Une héroïne née de la colère et de l’amour du pays
Pour sa rentrée universitaire, Yeza, l’étudiante qui est l’héroïne de la BD de Nada Dagdoug, arpente les ruelles de la médina lorsqu’un coup de vent lui envoie un sachet plastique en pleine figure. Ce premier contact avec la pollution, et son ampleur, va l’entraîner dans un périple initiatique.
Le fil rouge de cette bande dessinée, qui se lit comme un roman d’apprentissage ou une mini odyssée, va être ce voyage du nord du pays à la capitale Tunis. Un périple au cours duquel elle cherche à comprendre pourquoi les déchets plastiques envahissent tout. « Ce récit est vraiment née d’un besoin personnel. Yeza est une sorte d’alter ego qui parle de la Tunisie, de ses faiblesses et points forts, qui observe du haut de ses 18 ans », explique l'illustratrice, maître-assistante à l’université de Gafsa, au sud-ouest tunisien.
Le plastique, symbole d’un modèle à bout de souffle
La Tunisie génère 2,5 à 2,8 millions de tonnes de déchets ménagers par an dont 10% sont du plastique. Malgré une loi sur leur interdiction, promulguée en 2020, près d’un milliard de sachets plastiques bleus et noirs sont consommés annuellement, dont 80% ne sont pas recyclés. Extrêmement présents dans le paysage urbain et le long des routes de campagne, ils sont toujours utilisés dans la majorité des commerces.
« Yeza elle-même le constate en ramassant les déchets sur la plage. Puis en découvrant les ‘berbechas’, ceux qui collectent les bouteilles plastiques dans les poubelles pour les vendre à des dépôts qui, ensuite, les envoient à des usines de recyclage », décrit Nada Dagdoug. Car si des usines existent effectivement, c’est la collecte des déchets qui reste le problème de fond.
« Comme il s’agit aussi d’être informatif et pédagogique, c’est presque une BD docu-fiction. Donc j’ai voulu montrer toutes les étapes par lesquelles passe mon personnage pour tenter de préserver, à son échelle, l’environnement », ajoute-t-elle. Publiée par une jeune maison d’édition, La voix du livre, elle-même engagée dans une littérature jeunesse qui parle d’écologie, Nada Dagdoug fait partie des rares autrices tunisiennes à sensibiliser sur le sujet à travers la culture.

Le cinéma pour éveiller les consciences
Depuis huit ans, Hisham Ben Khamsa, directeur de festival et traducteur, se bat pour faire vivre chaque année un festival de cinéma environnemental itinérant, Envirofest. A cette occasion, il parcourt avec son équipe plusieurs villes tunisiennes et investit des places publiques ou des établissements culturels pour y projeter des films sur l’environnement.

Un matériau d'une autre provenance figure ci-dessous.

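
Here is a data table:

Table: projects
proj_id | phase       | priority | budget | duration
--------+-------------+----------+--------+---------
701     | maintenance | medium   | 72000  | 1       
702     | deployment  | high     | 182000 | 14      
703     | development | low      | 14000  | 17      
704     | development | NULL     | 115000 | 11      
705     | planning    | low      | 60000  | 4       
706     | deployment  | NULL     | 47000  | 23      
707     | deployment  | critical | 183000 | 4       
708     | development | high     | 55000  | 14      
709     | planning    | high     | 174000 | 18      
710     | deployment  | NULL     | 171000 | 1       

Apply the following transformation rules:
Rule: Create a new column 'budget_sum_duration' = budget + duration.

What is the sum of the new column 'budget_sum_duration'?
1073107

Step 1: For each record, compute budget + duration
Example calculations:
  72000 + 1 = 72001
  182000 + 14 = 182014
  14000 + 17 = 14017
  ...
Step 2: Sum all derived values
Step 3: Total = 1073107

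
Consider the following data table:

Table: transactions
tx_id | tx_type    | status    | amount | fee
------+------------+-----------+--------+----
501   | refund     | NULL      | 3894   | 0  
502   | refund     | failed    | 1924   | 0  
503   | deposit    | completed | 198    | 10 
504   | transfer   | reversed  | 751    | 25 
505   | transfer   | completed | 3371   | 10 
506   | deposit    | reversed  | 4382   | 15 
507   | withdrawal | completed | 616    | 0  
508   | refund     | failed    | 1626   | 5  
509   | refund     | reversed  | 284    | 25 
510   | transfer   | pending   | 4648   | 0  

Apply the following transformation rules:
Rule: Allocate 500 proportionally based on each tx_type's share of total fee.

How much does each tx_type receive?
deposit: 138.89, refund: 166.67, transfer: 194.44, withdrawal: 0.0

Step 1: Calculate total fee = 90
Step 2: Calculate each tx_type's proportion:
  deposit: 25/90 = 27.78% → 138.89
  refund: 30/90 = 33.33% → 166.67
  transfer: 35/90 = 38.89% → 194.44
  withdrawal: 0/90 = 0.00% → 0.0
Step 3: Verify: sum of allocations ≈ 500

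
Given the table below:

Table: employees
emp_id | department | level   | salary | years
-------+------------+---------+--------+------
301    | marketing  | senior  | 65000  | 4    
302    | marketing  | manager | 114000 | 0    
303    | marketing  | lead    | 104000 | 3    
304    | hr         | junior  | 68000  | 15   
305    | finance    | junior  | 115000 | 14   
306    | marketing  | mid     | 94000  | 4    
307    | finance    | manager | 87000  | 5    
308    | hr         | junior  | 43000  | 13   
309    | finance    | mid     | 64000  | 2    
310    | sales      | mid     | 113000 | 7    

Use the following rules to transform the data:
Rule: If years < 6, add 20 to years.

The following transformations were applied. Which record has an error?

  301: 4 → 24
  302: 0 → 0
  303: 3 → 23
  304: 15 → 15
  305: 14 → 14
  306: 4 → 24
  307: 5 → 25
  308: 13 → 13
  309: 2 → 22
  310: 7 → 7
Record 302 has an error. The correct transformed value should be 20, not 0.

Step 1: Check each record against the rule
Step 2: Record 302 has years = 0
Step 3: Since 0 < 6, the bonus should have been applied
Step 4: Correct value = 20, but claimed value = 0
Conclusion: Record 302 has the error.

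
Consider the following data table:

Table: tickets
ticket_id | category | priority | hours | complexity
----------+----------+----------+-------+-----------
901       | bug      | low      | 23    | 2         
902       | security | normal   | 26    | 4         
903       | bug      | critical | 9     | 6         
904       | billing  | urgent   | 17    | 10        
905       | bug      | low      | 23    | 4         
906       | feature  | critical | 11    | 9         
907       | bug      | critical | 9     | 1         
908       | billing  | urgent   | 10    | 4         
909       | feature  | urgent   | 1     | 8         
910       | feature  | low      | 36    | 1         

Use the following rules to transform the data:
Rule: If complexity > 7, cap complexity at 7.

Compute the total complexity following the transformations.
43

Step 1: 3 records have complexity > 7
Step 2: These records originally summed to 27
Step 3: After capping: 3 × 7 = 21
Step 4: Unaffected records sum: 22
Step 5: Final sum = 21 + 22 = 43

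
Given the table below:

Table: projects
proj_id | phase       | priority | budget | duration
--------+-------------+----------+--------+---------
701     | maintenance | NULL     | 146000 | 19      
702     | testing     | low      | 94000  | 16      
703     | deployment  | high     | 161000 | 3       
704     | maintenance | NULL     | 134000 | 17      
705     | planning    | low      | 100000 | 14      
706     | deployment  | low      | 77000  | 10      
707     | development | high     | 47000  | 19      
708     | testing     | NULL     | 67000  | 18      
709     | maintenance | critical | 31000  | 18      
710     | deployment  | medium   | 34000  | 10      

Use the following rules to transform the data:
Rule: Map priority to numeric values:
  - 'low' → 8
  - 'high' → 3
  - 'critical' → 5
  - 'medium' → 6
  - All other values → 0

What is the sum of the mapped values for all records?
41

Step 1: Apply mapping to each record
Step 2: Count by status:
  'low': 3 records × 8 = 24
  'high': 2 records × 3 = 6
  'critical': 1 records × 5 = 5
  'medium': 1 records × 6 = 6
Step 3: Sum all mapped values = 41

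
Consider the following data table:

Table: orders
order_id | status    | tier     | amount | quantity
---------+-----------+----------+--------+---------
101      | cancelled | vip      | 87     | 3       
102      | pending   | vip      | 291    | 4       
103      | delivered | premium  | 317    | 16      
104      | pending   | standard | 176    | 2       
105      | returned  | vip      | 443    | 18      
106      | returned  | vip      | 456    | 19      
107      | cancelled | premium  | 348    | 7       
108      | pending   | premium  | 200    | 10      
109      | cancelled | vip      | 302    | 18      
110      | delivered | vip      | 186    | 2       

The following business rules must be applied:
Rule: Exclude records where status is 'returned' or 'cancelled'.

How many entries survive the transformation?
5

Step 1: Count records to exclude
  - 2 (returned) + 3 (cancelled) = 5 records
Step 2: Total records: 10
Step 3: Remaining = 10 - 5 = 5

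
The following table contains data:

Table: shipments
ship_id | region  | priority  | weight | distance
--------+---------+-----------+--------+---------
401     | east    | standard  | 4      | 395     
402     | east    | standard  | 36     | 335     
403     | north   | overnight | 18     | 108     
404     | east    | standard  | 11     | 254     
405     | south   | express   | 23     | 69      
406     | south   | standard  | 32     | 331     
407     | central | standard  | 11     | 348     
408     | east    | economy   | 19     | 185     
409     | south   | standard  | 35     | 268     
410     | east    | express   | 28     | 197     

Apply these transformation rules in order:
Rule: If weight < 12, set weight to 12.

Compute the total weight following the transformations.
227

Step 1: 3 records have weight < 12
Step 2: These records originally summed to 26
Step 3: After setting to minimum: 3 × 12 = 36
Step 4: Unaffected records sum: 191
Step 5: Final sum = 36 + 191 = 227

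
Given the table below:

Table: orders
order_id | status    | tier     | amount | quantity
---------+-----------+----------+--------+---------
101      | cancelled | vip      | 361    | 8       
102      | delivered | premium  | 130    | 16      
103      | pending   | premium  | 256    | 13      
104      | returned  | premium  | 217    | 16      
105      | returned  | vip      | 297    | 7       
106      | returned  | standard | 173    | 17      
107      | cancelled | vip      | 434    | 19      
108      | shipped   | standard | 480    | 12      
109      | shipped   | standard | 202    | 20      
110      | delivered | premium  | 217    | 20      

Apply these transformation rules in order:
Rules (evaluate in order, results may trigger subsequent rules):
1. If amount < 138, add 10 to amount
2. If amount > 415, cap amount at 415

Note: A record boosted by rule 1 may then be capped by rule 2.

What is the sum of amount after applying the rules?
2693

Step 1: Apply rule 1 to records with amount < 138
  - 1 records get bonus of 10
  - Of these, 0 records then exceed 415 and get capped
Step 2: Apply rule 2 to records with amount > 415
  - 2 records (original) are capped
Step 3: Calculate final sum = 2693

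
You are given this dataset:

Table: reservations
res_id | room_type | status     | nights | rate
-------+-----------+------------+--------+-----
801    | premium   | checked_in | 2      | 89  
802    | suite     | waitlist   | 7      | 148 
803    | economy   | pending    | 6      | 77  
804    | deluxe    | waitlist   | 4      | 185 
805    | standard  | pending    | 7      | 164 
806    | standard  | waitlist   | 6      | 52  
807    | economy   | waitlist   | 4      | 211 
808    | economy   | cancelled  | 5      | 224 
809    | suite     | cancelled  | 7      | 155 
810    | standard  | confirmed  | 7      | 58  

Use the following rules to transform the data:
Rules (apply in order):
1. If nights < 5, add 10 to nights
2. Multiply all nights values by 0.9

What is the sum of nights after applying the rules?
76.5

Step 1: Apply Rule 1 - Add 10 to records with nights < 5
  - 3 records affected: 10 + (3 × 10) = 40
  - Unaffected records: 45
  - Sum after Rule 1: 85
Step 2: Apply Rule 2 - Multiply all by 0.9
  - 85 × 0.9 = 76.5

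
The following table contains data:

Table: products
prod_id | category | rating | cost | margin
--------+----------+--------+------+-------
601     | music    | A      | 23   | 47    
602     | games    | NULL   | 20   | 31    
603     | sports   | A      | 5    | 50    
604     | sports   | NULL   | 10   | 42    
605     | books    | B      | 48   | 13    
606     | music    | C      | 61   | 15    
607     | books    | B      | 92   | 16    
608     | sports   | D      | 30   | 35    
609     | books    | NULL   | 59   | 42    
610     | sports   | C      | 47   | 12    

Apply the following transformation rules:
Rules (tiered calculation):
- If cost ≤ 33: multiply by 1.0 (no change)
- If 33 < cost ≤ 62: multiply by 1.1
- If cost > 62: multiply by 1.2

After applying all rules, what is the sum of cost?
434.9

Step 1: Tier 1 (cost ≤ 33): 5 records, sum = 88 × 1.0 = 88.0
Step 2: Tier 2 (33 < cost ≤ 62): 4 records, sum = 215 × 1.1 = 236.5
Step 3: Tier 3 (cost > 62): 1 records, sum = 92 × 1.2 = 110.4
Step 4: Final sum = 88.0 + 236.5 + 110.4 = 434.9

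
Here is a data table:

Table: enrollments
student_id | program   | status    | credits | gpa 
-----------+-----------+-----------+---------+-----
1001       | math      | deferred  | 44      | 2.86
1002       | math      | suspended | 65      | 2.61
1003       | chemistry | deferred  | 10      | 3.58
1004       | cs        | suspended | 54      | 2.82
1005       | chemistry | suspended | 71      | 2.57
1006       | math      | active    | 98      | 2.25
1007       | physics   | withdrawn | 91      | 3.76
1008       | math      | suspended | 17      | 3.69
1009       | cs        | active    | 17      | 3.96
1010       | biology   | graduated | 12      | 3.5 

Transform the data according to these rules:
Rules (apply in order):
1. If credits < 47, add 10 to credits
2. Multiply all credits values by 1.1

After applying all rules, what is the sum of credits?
581.9

Step 1: Apply Rule 1 - Add 10 to records with credits < 47
  - 5 records affected: 100 + (5 × 10) = 150
  - Unaffected records: 379
  - Sum after Rule 1: 529
Step 2: Apply Rule 2 - Multiply all by 1.1
  - 529 × 1.1 = 581.9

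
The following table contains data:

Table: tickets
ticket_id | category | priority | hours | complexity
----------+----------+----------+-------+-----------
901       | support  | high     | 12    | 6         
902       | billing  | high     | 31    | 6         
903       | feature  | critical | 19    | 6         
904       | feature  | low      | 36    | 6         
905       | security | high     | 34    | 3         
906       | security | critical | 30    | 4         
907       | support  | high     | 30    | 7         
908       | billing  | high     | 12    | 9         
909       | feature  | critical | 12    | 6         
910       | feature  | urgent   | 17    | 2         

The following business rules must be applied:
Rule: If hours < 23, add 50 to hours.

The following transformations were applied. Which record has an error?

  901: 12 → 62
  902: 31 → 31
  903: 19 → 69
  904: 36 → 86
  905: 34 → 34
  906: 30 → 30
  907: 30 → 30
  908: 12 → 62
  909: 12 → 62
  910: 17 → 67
Record 904 has an error. The correct transformed value should be 36, not 86.

Step 1: Check each record against the rule
Step 2: Record 904 has hours = 36
Step 3: Since 36 >= 23, the bonus should not have been applied
Step 4: Correct value = 36, but claimed value = 86
Conclusion: Record 904 has the error.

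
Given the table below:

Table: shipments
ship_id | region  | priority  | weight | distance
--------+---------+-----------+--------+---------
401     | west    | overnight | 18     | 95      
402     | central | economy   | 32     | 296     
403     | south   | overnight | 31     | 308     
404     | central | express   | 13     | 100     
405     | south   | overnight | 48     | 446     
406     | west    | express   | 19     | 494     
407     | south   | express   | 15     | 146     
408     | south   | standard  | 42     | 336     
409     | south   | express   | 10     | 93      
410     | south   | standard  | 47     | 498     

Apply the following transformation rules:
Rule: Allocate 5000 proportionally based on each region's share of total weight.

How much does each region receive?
central: 818.18, south: 3509.09, west: 672.73

Step 1: Calculate total weight = 275
Step 2: Calculate each region's proportion:
  central: 45/275 = 16.36% → 818.18
  south: 193/275 = 70.18% → 3509.09
  west: 37/275 = 13.45% → 672.73
Step 3: Verify: sum of allocations ≈ 5000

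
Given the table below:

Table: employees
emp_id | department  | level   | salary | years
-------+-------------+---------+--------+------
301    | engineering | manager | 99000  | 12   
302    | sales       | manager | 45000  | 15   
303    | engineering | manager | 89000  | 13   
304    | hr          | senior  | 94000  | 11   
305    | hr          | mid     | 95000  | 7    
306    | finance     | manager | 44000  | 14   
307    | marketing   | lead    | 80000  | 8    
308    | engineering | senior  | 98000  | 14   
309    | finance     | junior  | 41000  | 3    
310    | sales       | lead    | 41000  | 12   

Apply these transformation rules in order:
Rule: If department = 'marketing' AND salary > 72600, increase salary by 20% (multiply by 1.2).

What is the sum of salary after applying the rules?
742000.0

Step 1: Find records where department = 'marketing' AND salary > 72600
Step 2: 1 records match, summing to 80000
Step 3: After multiplier: 80000 × 1.2 = 96000.0
Step 4: Unaffected records sum: 646000
Step 5: Final sum = 96000.0 + 646000 = 742000.0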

« Au début, même si les gens ne sont pas intéressés par le festival ou ne sont pas au courant, ils finissent par venir, car nous sommes dans la rue, donc la curiosité l’emporte souvent. Et beaucoup finissent par être réceptifs aux messages des œuvres », explique-t-il.
« Même ceux qui ne sont pas sensibles à première vue, réagissent lorsqu’il s’agit d’un film qui parle des déchets ou des dégâts de la pollution plastique ou du tourisme de masse. Ce sont des sujets qui touchent énormément à la population. »
Informer sans effrayer les plus jeunes
Le festival cible à la fois les enfants et les adultes grâce à son « village » environnemental qui accueille startups et petits commerces équitables, mais aussi ateliers et débats. Notamment des débats Envirofest Kids qui permettent d’aborder les questions écologiques de manière ludique, sans alimenter l’écoanxiété chez les plus jeunes.
« On les divertit et on espère que leurs parents et eux repartent avec un minimum d’informations pour comprendre les enjeux environnementaux » explique Hisham. Celui-ci tente aussi de vulgariser les explications sur d’autres sujets environnementaux moins visibles à l’œil nu que la pollution plastique. Comme la pollution de l’air, le manque d’accès à l’eau, la malbouffe ou encore la désertification. « J’essaye de créer des cercles vertueux à partir de petites communautés. Il y a le noyau dur de fidèles qui vient à chaque fois, ceux qui dans les régions découvrent le festival, ou encore le milieu universitaire et estudiantin qui s’intéresse aussi à nos activités. »
Un engagement culturel sans soutien public
Ce passionné travaille depuis des années sans aucun soutien. Il ne mène ce combat que grâce à sa détermination et sa résilience. Sans aide étatique, pas même celui du ministère de l’Environnement pourtant plusieurs fois contacté, il peine à trouver des financements car les de bailleurs de fonds se font de plus en plus rares sur les initiatives culturelles et écologiques. « Chaque année, on repart à zéro », regrette Hisham.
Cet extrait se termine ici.